In the age of AI-driven decision-making, ethical data is no longer optional — it’s the foundation of true sustainability.
Data has become the brain of the corporate world — and the sustainability agenda is no exception. ESG scores, carbon accounting, supply chain analyses, green finance criteria… all are built on massive datasets processed by algorithms.
But there’s a growing silent risk: data ethics.
Is the data fair? Accountable? Objective?
Because the systems processing the data are not as neutral as we assume. The datasets used to train algorithms are riddled with inherited biases.
As Cathy O’Neil aptly puts it: “Algorithms are opinions embedded in code — they automate the mistakes of the past.”
How reliable are ESG scores?
Today, nearly $40 trillion in global assets are managed according to ESG criteria. And yet, for the same company, ESG scores can differ by up to 50% depending on the data provider.
A study by MIT Sloan highlights this issue. There’s a crisis of standardization among ESG rating agencies. According to the London Stock Exchange’s 2024 report, 70% of investors find ESG data poor in quality and lacking comparability.
If we can’t trust the data driving such critical financial decisions, we’re facing a serious problem. ESG loses its role as a “sustainability anchor” and instead becomes a structure suffering from a crisis of legitimacy.
That’s a key reason behind the current backlash against ESG in the corporate world. The system’s lack of legitimacy is weak.
Sustainability is, at its core, legitimacy management
Sustainability is not just about being environmentally friendly. It’s about maintaining legitimacy — in the eyes of financial markets and the public. Companies showcase their sustainability performance to show they’re on the “right path.”

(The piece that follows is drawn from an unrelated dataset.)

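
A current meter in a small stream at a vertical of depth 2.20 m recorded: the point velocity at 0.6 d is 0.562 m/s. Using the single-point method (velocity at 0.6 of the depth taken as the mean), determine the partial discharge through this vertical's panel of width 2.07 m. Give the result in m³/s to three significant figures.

v̄ = v₀.₆ = 0.562 m/s
q = v̄ × d × w = 0.5620 × 2.20 × 2.07 = 2.559 m³/s

2.56 m³/s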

But if the systems measuring that performance lack transparency, we enter an era of ethical erosion.
That’s why the data behind sustainability metrics is not just technical — it’s political, cultural, and ethical.
Data isn’t just collected — it’s constructed
As sociologist Bruno Latour reminds us,
“Data is not a passive resource — it is an active product of social relations.”

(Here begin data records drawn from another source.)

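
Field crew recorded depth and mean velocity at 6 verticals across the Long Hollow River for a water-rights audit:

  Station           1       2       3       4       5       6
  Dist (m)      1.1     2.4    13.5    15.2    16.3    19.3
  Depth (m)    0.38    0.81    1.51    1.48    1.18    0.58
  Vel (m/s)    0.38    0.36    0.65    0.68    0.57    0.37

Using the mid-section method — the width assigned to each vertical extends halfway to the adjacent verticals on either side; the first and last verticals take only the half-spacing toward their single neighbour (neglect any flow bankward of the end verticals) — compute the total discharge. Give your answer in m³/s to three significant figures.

w_1 = (2.4 − 1.1)/2 = 0.65 m; q_1 = 0.38 × 0.38 × 0.65 = 0.09386 m³/s
w_2 = (13.5 − 1.1)/2 = 6.2 m; q_2 = 0.36 × 0.81 × 6.2 = 1.808 m³/s
w_3 = (15.2 − 2.4)/2 = 6.4 m; q_3 = 0.65 × 1.51 × 6.4 = 6.282 m³/s
w_4 = (16.3 − 13.5)/2 = 1.4 m; q_4 = 0.68 × 1.48 × 1.4 = 1.409 m³/s
w_5 = (19.3 − 15.2)/2 = 2.05 m; q_5 = 0.57 × 1.18 × 2.05 = 1.379 m³/s
w_6 = (19.3 − 16.3)/2 = 1.5 m; q_6 = 0.37 × 0.58 × 1.5 = 0.3219 m³/s
Q = Σ qᵢ = 11.29 m³/s

11.3 m³/s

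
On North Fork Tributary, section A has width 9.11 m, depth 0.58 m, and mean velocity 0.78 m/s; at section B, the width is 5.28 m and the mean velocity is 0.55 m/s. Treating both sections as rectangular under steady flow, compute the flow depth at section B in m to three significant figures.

1.42 m

Q = A₁V₁ = (9.11×0.58) × 0.78 = 4.121 m³/s
d₂ = Q/(b₂ V₂) = 4.121/(5.28×0.55) = 1.419 m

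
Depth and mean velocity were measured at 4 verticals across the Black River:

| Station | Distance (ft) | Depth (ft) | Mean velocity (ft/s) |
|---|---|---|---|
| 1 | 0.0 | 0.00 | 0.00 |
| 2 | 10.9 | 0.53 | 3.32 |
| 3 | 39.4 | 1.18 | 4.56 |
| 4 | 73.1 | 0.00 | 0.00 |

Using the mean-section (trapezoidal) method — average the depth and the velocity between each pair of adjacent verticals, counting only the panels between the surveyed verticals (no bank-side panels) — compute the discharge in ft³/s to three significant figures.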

Sustainability is shaped by who gets to produce the data, whose story gets visibility, and who is left out entirely. In this way, data becomes a new instrument of power behind investment decisions, regulatory policies, and corporate narratives.
The key fracture is this:
Data must be fair. Accountability requires transparency. Models should not operate like black boxes. Otherwise, these systems — under the guise of sustainability — may begin to generate new asymmetries.
That’s how we step into a post-truth era of sustainability.

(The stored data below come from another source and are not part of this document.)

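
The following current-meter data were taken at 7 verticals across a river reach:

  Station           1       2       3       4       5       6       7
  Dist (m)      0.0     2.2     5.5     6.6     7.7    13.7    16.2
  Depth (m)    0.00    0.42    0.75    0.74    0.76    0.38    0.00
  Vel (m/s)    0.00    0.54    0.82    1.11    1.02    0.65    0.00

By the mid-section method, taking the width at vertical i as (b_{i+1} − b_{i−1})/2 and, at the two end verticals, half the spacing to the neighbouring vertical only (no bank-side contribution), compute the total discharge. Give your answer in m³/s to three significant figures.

6.68 m³/s

w_2 = (5.5 − 0.0)/2 = 2.75 m; q_2 = 0.54 × 0.42 × 2.75 = 0.6237 m³/s
w_3 = (6.6 − 2.2)/2 = 2.2 m; q_3 = 0.82 × 0.75 × 2.2 = 1.353 m³/s
w_4 = (7.7 − 5.5)/2 = 1.1 m; q_4 = 1.11 × 0.74 × 1.1 = 0.9035 m³/s
w_5 = (13.7 − 6.6)/2 = 3.55 m; q_5 = 1.02 × 0.76 × 3.55 = 2.752 m³/s
w_6 = (16.2 − 7.7)/2 = 4.25 m; q_6 = 0.65 × 0.38 × 4.25 = 1.050 m³/s
Stations 1, 7 contribute zero (depth or velocity is 0).
Q = Σ qᵢ = 6.682 m³/s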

In a post-truth world, reality is built around perception and interest-driven narratives. Data exists — but transparency around how it’s produced, presented, and interpreted steadily declines.
In this environment:
- Uncertainty becomes the new corporate norm.
- Green-washing becomes systematic.
- Sustainability performance becomes manipulable.
- And ultimately, the entire concept of sustainability collapses.
So, what’s the way out?
For the corporate world, here are some key building blocks:
- Data Ethics Boards
Multidisciplinary and independent oversight mechanisms should be established. All models must undergo regular bias, equity, and ethics testing. - Transparent Governance Models
What data feeds the algorithms, and how do they construct models? The framework must be transparent, auditable, and accountable. Decision-making processes must be open to scrutiny. - Comprehensive Education Programs
Ethical data use and algorithmic awareness should be included in corporate training. This applies not just to tech teams, but across all departments.
Conclusion: A New Arena of Legitimacy
Let’s admit it: Sustainability has long been treated as a technical issue, largely reduced to carbon emissions. In the age of AI, the focus must shift. We need to prioritize the justice of information systems. It is essential to ensure the transparency of data processes. We must also consider the legitimacy of decision-making mechanisms.
Because algorithms don’t just calculate — they make normative decisions. They encode values, shape outcomes, and influence the distribution of economic resources, social opportunities, and even political power.
In the age of AI, data ethics is not just a component of good governance. It is the prerequisite for any meaningful sustainability strategy.
When this is neglected, sustainability becomes nothing more than a shiny wrapper for empty scores and performative reputation campaigns.
At the end of the day, technology does its job. But without a strong institutional culture, there is no guarantee of ethical or accurate performance.
Where that is lacking, the promise of sustainability becomes nothing more than an ornamental green façade.